A Chinese court sentenced a veteran dissident who organized a pro-democracy activist network to 10 years' imprisonment Monday for inciting subversion, his wife said, the second heavy punishment for a dissident in recent days.
The stiff sentences come near the end of a year in which the Chinese government has used various means to silence dissent, from lengthy imprisonment to months of disappearances, in a crackdown aimed at preventing Arab Spring-style uprisings.
A court in the southern city of Guiyang found Chen Xi guilty of the charge of "incitement to subvert state power" for 36 essays he wrote and posted online, his wife said by phone.
The United Nations Human Rights office said it was alarmed by the sentence handed down to Chen and other similarly harsh sentences given to other Chinese dissidents in recent days.

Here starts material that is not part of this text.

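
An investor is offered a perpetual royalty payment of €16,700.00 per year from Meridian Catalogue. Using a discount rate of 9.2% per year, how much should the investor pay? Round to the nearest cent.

€181521.74

Level perpetuity: PV = C / r = €16,700.00 / 0.092 = €181,521.74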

Chen maintained his innocence but will not appeal the verdict, said his wife, Zhang Qunxuan.
"This is utterly absurd," Zhang said. "Chen Xi told the court it did not take into consideration the things he has written as a whole, and has interpreted his words out of context. But they have power and they don't listen."
"The court said he was a repeat offender and also that this is a very serious crime," she said. Chen was active in the 1989 Tiananmen Square pro-democracy protests and was sentenced to three years in prison, and several years after that, he was jailed for 10 years on charges of counterrevolutionary offenses, Zhang said.
His sentence comes three days after another veteran activist, Chen Wei, a dissident in the southwestern city of Suining, was sentenced to nine years' jail for the same offense.
The lengthy sentences against the two, who are not related, are in line with the Chinese government's long practice of punishing heavily veteran activists who have refused to give up despite decades of harassment.
Ravina Shamdasani, a spokeswoman for the United Nations Human Rights office, said the U.N. was concerned about the harsh sentences given to both Chen Wei and Chen Xi, as well as the news this month that activist lawyer Gao Zhizheng had been jailed for three years after allegedly violating his parole.
"We are alarmed at what appears to be a very unfortunate trend and a pattern of severe restrictions on the activities of human rights defenders and freedom of expression in China," Shamdasani said in an email.
The government crackdown on democracy activists and critics of the communist leadership appears to have worsened after anonymous online calls urged Chinese to imitate the uprisings of North Africa and the Middle East earlier this year.
"The fear factor _ the government's panic over sparks of the Arab uprising _ is no doubt driving the severe punishment of its critics," said Renee Xia, international director of Chinese Human Rights Defenders. "But suppression of views and expression will not address the root causes of social unrest."
Other recently jailed veteran dissidents include Liu Xianbin, a democracy activist who has previously spent a decade in prison and was given another 10 year sentence in March. On Christmas day in 2009, Liu Xiaobo was sentenced to 11 years in prison for co-authoring Charter 08, which called for an end to single-party rule and advocated democratic political reforms.
In Chen Xi's case, the subversion charge is also likely aimed at punishing and silencing him for his work with the Guizhou Human Rights Forum, a network of activists that organized human rights and pro-democracy activities in the southern Chinese region.
"The arrest and sentencing of dissidents is essentially motivated by a logic of information control, that the government wants to prevent the exposing of the real human rights situation on the ground," said Human Rights Watch Asia researcher Nicholas Bequelin. "Therefore people who report those kinds of news are generally the ones who get arrested."
Several of the members of the network have served prison sentences for related activities, according to the Chinese Human Rights Defenders.
Chen Xi was arrested Nov. 29 and charged in the southern province of Guizhou. Calls to the Guiyang Intermediate People's Court, where the trial was held, rang unanswered Monday.
The Chinese government has held these trials during the Christmas period to limit the criticism it receives for the heavy punishments being handed down, Bequelin said.
"It does work really well because there's no diplomatic activity around Christmas," he said. "By the time the diplomats get back to their desks, the sequence of events has moved on already. Therefore it does ensure the government receives less criticism for this."